By BRIAN HOWEY
If you want to go to one of the most conservative places in Indiana where Hoosier Republicanism runs deep, I would recommend Wakarusa.
It’s a lovely little town on Ind. 19 between Elkhart and Nappanee. It’s a place where you can buy great Amish-made furniture, an RV or an apple pie. They have a wonderful maple syrup festival with amazing pancakes. The folks there are friendly and compassionate.
It was a place where Elkhart County Republicans would gather at Nelson’s Golden Glo Port-a-Pit Hall for the annual Lincoln Day Dinner. One year I showed up as a reporter for the Elkhart Truth and Republican Vice Chairwoman Eloyse Forbes felt I looked too skinny — which is not a concern these days — and insisted I have dinner at the head table, much to the surprise of Gov. Bob Orr.
On another occasion, Tennessee Sen. Howard Baker, who was a White House aspirant, was the keynoter and didn’t have time to finish his delicious plate of Nelson’s Golden Glo Port-a-Pit chicken, so owner Nelson Gongwer traded his plate, then froze the original dinner. He would show it off to those interested in viewing a presidential campaign diet.
So, yes, this is a bastion of conservatism that no one should doubt.
Thus, it caught my attention when on Feb. 4 the Wakarsua Town Board passed a resolution on Gov. Mike Pence’s personal property tax repeal.
“None of the proposals being considered by the governor or Indiana General Assembly contemplate any replacement revenues for those revenues they are eliminating via the full or partial elimination of the business personal property tax,” it stated. It further resolved, “that we oppose any proposal to eliminate all or any portion of the business personal property tax without a corresponding replacement revenue stream implemented by the State of Indiana.”

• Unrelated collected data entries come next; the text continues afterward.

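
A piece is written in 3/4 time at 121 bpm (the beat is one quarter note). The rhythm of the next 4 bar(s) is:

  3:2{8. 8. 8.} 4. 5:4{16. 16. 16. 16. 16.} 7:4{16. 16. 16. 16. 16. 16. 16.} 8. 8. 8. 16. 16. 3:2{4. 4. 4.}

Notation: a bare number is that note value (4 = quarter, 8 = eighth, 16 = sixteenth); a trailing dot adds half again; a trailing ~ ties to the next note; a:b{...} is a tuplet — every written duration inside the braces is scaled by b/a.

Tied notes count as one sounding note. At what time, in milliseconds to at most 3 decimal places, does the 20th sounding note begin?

1. 0.0ms @ 0 + 247.934ms (1/2)
2. 247.934ms @ 1/2 + 247.934ms (1/2)
3. 495.868ms @ 1 + 247.934ms (1/2)
4. 743.802ms @ 3/2 + 743.802ms (3/2)
5. 1487.603ms @ 3 + 148.76ms (3/10)
6. 1636.364ms @ 33/10 + 148.76ms (3/10)
7. 1785.124ms @ 18/5 + 148.76ms (3/10)
8. 1933.884ms @ 39/10 + 148.76ms (3/10)
9. 2082.645ms @ 21/5 + 148.76ms (3/10)
10. 2231.405ms @ 9/2 + 106.257ms (3/14)
11. 2337.662ms @ 33/7 + 106.257ms (3/14)
12. 2443.92ms @ 69/14 + 106.257ms (3/14)
13. 2550.177ms @ 36/7 + 106.257ms (3/14)
14. 2656.434ms @ 75/14 + 106.257ms (3/14)
15. 2762.692ms @ 39/7 + 106.257ms (3/14)
16. 2868.949ms @ 81/14 + 106.257ms (3/14)
17. 2975.207ms @ 6 + 371.901ms (3/4)
18. 3347.107ms @ 27/4 + 371.901ms (3/4)
19. 3719.008ms @ 15/2 + 371.901ms (3/4)
20. 4090.909ms @ 33/4 + 185.95ms (3/8)
21. 4276.86ms @ 69/8 + 185.95ms (3/8)
22. 4462.81ms @ 9 + 495.868ms (1)
23. 4958.678ms @ 10 + 495.868ms (1)
24. 5454.545ms @ 11 + 495.868ms (1)

note 20 onset = 33/4b = 4090.909ms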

Now, why would the good leader folk of Wakarsua make such a statement? Because under this repeal, the town stands to lose $132,332, while Elkhart County would lose $60.9 million, or 27.5 percent of its property tax revenue.

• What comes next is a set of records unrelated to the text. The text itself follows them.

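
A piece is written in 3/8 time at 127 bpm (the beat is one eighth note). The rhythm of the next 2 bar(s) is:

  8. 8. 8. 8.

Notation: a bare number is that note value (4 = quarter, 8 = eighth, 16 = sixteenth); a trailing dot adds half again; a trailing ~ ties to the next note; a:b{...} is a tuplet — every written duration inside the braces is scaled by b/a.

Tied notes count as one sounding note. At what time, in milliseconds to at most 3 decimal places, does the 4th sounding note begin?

1. 0.0ms @ 0 + 708.661ms (3/2)
2. 708.661ms @ 3/2 + 708.661ms (3/2)
3. 1417.323ms @ 3 + 708.661ms (3/2)
4. 2125.984ms @ 9/2 + 708.661ms (3/2)

note 4 onset = 9/2b = 2125.984ms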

What is fascinating is that in Republican strongholds across the state, similar resolutions are passing on city councils at Peru, Portland, Munster, Warsaw, Fairmount, Noblesville, Garrett, Linton, Plainfield, Lebanon and Monticello. County councils have passed resolutions against the repeal in Wabash, Morgan and Hendricks counties. In Noble County, municipalities and county government fashioned a joint resolution against the repeal.
This winter of discontent is festering in the heart of the Hoosier Republican base.

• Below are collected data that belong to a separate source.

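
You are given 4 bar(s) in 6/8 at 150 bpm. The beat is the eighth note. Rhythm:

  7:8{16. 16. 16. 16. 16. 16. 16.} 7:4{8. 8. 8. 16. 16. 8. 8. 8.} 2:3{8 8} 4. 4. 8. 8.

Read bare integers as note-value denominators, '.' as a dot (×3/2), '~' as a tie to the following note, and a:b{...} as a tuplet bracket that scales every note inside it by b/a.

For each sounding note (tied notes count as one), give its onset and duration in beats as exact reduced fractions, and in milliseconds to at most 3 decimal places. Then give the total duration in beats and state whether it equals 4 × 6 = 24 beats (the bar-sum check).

1) 0.0ms=0b +342.857ms=6/7b
2) 342.857ms=6/7b +342.857ms=6/7b
3) 685.714ms=12/7b +342.857ms=6/7b
4) 1028.571ms=18/7b +342.857ms=6/7b
5) 1371.429ms=24/7b +342.857ms=6/7b
6) 1714.286ms=30/7b +342.857ms=6/7b
7) 2057.143ms=36/7b +342.857ms=6/7b
8) 2400.0ms=6b +342.857ms=6/7b
9) 2742.857ms=48/7b +342.857ms=6/7b
10) 3085.714ms=54/7b +342.857ms=6/7b
11) 3428.571ms=60/7b +171.429ms=3/7b
12) 3600.0ms=9b +171.429ms=3/7b
13) 3771.429ms=66/7b +342.857ms=6/7b
14) 4114.286ms=72/7b +342.857ms=6/7b
15) 4457.143ms=78/7b +342.857ms=6/7b
16) 4800.0ms=12b +600.0ms=3/2b
17) 5400.0ms=27/2b +600.0ms=3/2b
18) 6000.0ms=15b +1200.0ms=3b
19) 7200.0ms=18b +1200.0ms=3b
20) 8400.0ms=21b +600.0ms=3/2b
21) 9000.0ms=45/2b +600.0ms=3/2b
Σ=24b of 24 (150bpm 6/8) — PASS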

Scanning through the 2012 election results, Gov. Pence — who won the election with just 49 percent of the vote with a 2.3 percent margin — carried Elkhart County with 57.9 percent of the vote, Hendricks with 61.2 percent, Morgan with 60.8 percent and Wabash with 60.4 percent. He won Vanderburgh County with 51.2 percent. In Miami County, Pence won there with 54.5 percent.
Recently, it was the big city Republican Mayors Greg Ballard in Indianapolis and Lloyd Winnecke of Evansville who generated headlines by pushing back at the GOP governor over the proposal in Senate Bill 1 that would repeal the business property taxes for companies with $25,000 or less in equipment. That price tag comes to $54 million, and that is too much for cities and towns who have already seen massive budget cuts due to the constitutional property tax caps most of y’all passed in the November 2008 election.
All tax cuts are good, right?
I guess, but now you’re finding that you can’t afford to bus the kids to school, keep the parks maintained and replace aging squad cars and fire trucks.
Last week, Pence announced that he will seek full replacement revenue for local governments from the state after meeting with mayors.
“This would ensure that any reform of this tax does not unduly burden local governments or shift the cost of this tax onto hardworking Hoosiers,” Pence said.
Where does the replacement revenue come from? No one knows.
But that seemed to cover just SB1. It doesn’t cover House Bill 1001, which Pence supports and calls for local option income taxes to make up the replacement. The governor does not support replacing that revenue for local governments because it would be “optional,” Pence spokeswoman Christy Denault told the Indianapolis Star.
“Optional” as in “county option income tax.” That means the corporations get a tax cut, and the replacement revenue comes out of your paycheck.
Could I find a cooler Republican head?
That would be Senate Appropriations Chairman Luke Kenley, R-Noblesville, who reacted to the Pence replacement scheme by agreeing with me that perhaps it’s time to step back and take a comprehensive review of all the tax reform, shifting and repeals we’ve had since 2008.
SB1 calls for a blue ribbon study of the business tax repeal.
“I think he puts one of the difficulties on the table,” Kenley said of Pence’s move. “There’s been a revolution within an evolution as we’ve changed our tax system. The overall system needs a good, thorough review.”
In taking a step back and a time out, Kenley may be saving his Republican governor the unique Wakarusa experience. I’m not talking about a chicken dinner or a plate of pancakes with homemade syrup, though.
In the native Potawatomi tongue, Wakarusa means “knee deep in mud.”